A dieter striving for body recomposition (fat loss while gaining muscle) will have to decide exactly how large of a deficit they can manage without meaningfully impairing hypertrophy potential.

Simultaneous fat loss and skeletal muscle hypertrophy is “more likely among resistance training naive, overweight, or obese individuals.”

Along those lines, readers who are well-trained or substantially leaner than the participants in this meta-analysis might need to adjust their interpretation and expectations, erring toward a smaller daily energy deficit if they wish to accomplish appreciable hypertrophy along the way.

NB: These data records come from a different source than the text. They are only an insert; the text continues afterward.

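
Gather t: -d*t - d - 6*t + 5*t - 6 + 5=-d + t*(-d - 1) - 1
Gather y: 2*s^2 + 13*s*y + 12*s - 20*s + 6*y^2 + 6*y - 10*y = 2*s^2 - 8*s + 6*y^2 + y*(13*s - 4)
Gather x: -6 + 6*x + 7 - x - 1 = 5*x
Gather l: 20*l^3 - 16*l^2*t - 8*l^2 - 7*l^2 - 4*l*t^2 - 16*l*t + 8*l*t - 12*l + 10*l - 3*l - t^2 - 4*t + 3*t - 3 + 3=20*l^3 + l^2*(-16*t - 15) + l*(-4*t^2 - 8*t - 5) - t^2 - t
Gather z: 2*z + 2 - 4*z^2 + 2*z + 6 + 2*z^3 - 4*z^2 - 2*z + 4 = 2*z^3 - 8*z^2 + 2*z + 12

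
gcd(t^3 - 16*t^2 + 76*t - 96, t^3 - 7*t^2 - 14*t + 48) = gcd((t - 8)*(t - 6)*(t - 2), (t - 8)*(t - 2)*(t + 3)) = t^2 - 10*t + 16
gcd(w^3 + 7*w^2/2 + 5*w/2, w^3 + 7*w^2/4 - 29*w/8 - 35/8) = w^2 + 7*w/2 + 5/2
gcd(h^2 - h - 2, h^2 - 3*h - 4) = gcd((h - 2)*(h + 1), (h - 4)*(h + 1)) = h + 1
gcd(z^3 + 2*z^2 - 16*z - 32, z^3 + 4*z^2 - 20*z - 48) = z^2 - 2*z - 8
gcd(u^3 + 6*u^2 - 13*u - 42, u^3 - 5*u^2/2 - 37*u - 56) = u + 2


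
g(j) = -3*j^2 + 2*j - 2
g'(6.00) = -34.00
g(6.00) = -98.00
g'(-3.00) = 20.00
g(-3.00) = -35.00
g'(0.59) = -1.54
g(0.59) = -1.86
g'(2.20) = -11.20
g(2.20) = -12.12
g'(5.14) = -28.84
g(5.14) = -70.98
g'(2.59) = -13.54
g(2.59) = -16.94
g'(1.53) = -7.18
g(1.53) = -5.96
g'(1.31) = -5.86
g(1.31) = -4.53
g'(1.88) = -9.28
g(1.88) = -8.84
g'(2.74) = -14.44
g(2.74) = -19.04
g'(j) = 2 - 6*j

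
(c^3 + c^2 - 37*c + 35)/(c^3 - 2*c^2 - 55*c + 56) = (c - 5)/(c - 8)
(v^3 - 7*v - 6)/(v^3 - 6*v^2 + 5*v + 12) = (v + 2)/(v - 4)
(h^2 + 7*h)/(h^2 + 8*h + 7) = h/(h + 1)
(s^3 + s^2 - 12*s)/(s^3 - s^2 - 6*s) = (s + 4)/(s + 2)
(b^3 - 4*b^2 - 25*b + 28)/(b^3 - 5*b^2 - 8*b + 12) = (b^2 - 3*b - 28)/(b^2 - 4*b - 12)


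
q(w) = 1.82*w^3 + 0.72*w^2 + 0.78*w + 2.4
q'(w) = 5.46*w^2 + 1.44*w + 0.78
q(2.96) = 58.22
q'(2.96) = 52.88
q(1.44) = 10.45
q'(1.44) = 14.18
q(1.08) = 6.37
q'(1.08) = 8.70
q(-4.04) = -109.01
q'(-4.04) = 84.08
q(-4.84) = -190.86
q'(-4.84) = 121.71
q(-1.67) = -5.37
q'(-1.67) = 13.60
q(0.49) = 3.17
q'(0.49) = 2.80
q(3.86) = 120.81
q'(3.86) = 87.69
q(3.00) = 60.36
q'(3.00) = 54.24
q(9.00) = 1394.52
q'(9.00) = 456.00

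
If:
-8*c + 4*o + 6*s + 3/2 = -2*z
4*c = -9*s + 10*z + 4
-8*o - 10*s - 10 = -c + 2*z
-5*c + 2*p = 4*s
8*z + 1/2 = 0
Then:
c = -459/1144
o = -9043/4576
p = 237/2288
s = 633/1144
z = -1/16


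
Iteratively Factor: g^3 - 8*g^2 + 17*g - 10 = (g - 1)*(g^2 - 7*g + 10) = (g - 5)*(g - 1)*(g - 2)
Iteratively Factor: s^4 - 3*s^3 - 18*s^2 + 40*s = (s - 5)*(s^3 + 2*s^2 - 8*s) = (s - 5)*(s - 2)*(s^2 + 4*s) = (s - 5)*(s - 2)*(s + 4)*(s)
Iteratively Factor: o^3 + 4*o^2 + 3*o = (o + 1)*(o^2 + 3*o) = (o + 1)*(o + 3)*(o)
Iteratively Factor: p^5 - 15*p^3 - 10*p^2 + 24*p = (p - 1)*(p^4 + p^3 - 14*p^2 - 24*p) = (p - 1)*(p + 3)*(p^3 - 2*p^2 - 8*p) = (p - 4)*(p - 1)*(p + 3)*(p^2 + 2*p) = p*(p - 4)*(p - 1)*(p + 3)*(p + 2)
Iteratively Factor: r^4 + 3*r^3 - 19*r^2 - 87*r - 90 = (r + 3)*(r^3 - 19*r - 30) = (r + 2)*(r + 3)*(r^2 - 2*r - 15) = (r - 5)*(r + 2)*(r + 3)*(r + 3)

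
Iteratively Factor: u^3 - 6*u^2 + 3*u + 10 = (u - 2)*(u^2 - 4*u - 5) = (u - 5)*(u - 2)*(u + 1)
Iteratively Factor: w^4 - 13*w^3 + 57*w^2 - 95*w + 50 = (w - 2)*(w^3 - 11*w^2 + 35*w - 25) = (w - 2)*(w - 1)*(w^2 - 10*w + 25) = (w - 5)*(w - 2)*(w - 1)*(w - 5)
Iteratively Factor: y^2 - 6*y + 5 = (y - 5)*(y - 1)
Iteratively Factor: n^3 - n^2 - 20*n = (n)*(n^2 - n - 20) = n*(n - 5)*(n + 4)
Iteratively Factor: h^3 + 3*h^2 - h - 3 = (h - 1)*(h^2 + 4*h + 3) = (h - 1)*(h + 3)*(h + 1)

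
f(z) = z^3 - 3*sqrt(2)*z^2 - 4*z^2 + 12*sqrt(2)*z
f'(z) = 3*z^2 - 6*sqrt(2)*z - 8*z + 12*sqrt(2)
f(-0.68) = -15.67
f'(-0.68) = 29.57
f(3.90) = 0.13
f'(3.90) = -1.69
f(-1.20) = -33.96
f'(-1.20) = 41.07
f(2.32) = 7.49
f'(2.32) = -5.13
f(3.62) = 0.86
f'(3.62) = -3.39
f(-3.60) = -214.57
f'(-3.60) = 115.20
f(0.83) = 8.98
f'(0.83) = 5.35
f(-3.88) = -248.34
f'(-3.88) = 126.10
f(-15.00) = -5484.15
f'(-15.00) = 939.25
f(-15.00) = -5484.15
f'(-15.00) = 939.25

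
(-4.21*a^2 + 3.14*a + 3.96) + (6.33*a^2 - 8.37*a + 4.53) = 2.12*a^2 - 5.23*a + 8.49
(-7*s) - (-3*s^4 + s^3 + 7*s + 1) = 3*s^4 - s^3 - 14*s - 1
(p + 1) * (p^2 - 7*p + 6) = p^3 - 6*p^2 - p + 6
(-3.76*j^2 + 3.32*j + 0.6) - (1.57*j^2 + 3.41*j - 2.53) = -5.33*j^2 - 0.0900000000000003*j + 3.13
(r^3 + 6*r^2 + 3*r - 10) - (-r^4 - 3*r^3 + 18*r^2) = r^4 + 4*r^3 - 12*r^2 + 3*r - 10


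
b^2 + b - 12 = (b - 3)*(b + 4)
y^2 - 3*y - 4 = (y - 4)*(y + 1)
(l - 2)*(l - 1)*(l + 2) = l^3 - l^2 - 4*l + 4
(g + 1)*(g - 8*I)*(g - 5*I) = g^3 + g^2 - 13*I*g^2 - 40*g - 13*I*g - 40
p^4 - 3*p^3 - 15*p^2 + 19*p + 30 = (p - 5)*(p - 2)*(p + 1)*(p + 3)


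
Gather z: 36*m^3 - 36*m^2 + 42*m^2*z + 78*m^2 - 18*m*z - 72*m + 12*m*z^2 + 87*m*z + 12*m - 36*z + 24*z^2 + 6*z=36*m^3 + 42*m^2 - 60*m + z^2*(12*m + 24) + z*(42*m^2 + 69*m - 30)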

Energy status is reflected by both short-term energy availability and long-term energy stores (i.e., fat mass).

Lifters with higher body-fat levels can probably make considerable strength gains while losing fat, as long as the acute deficit isn’t large enough to threaten hypertrophy, training performance, or recovery capacity.

Similar to adding muscle size while being in a calorie deficit, this is particularly true for lifters who are relatively new to training or have a lot of room for additional strength gains.

Key Takeaways

  1. Energy deficits led to significant impairment of lean mass gains and non-significant impairment of strength gains. As the energy deficit grew by 100kcals/day, lean mass effect size tended to drop; a deficit of ~500kcals/day was predicted to fully blunt lean mass gains.
  2. “Recomposition” (simultaneous fat loss and muscle gain) is possible in certain scenarios, but a sizable calorie deficit typically makes lean mass accretion an uphill battle.
  3. Large energy deficits threaten lean mass accretion, and extended periods of excessive energy restriction can impair strength gains as well.
  4. The most direct path to fat loss is a caloric deficit, and a caloric surplus offers the smoothest path to gains in strength and lean mass.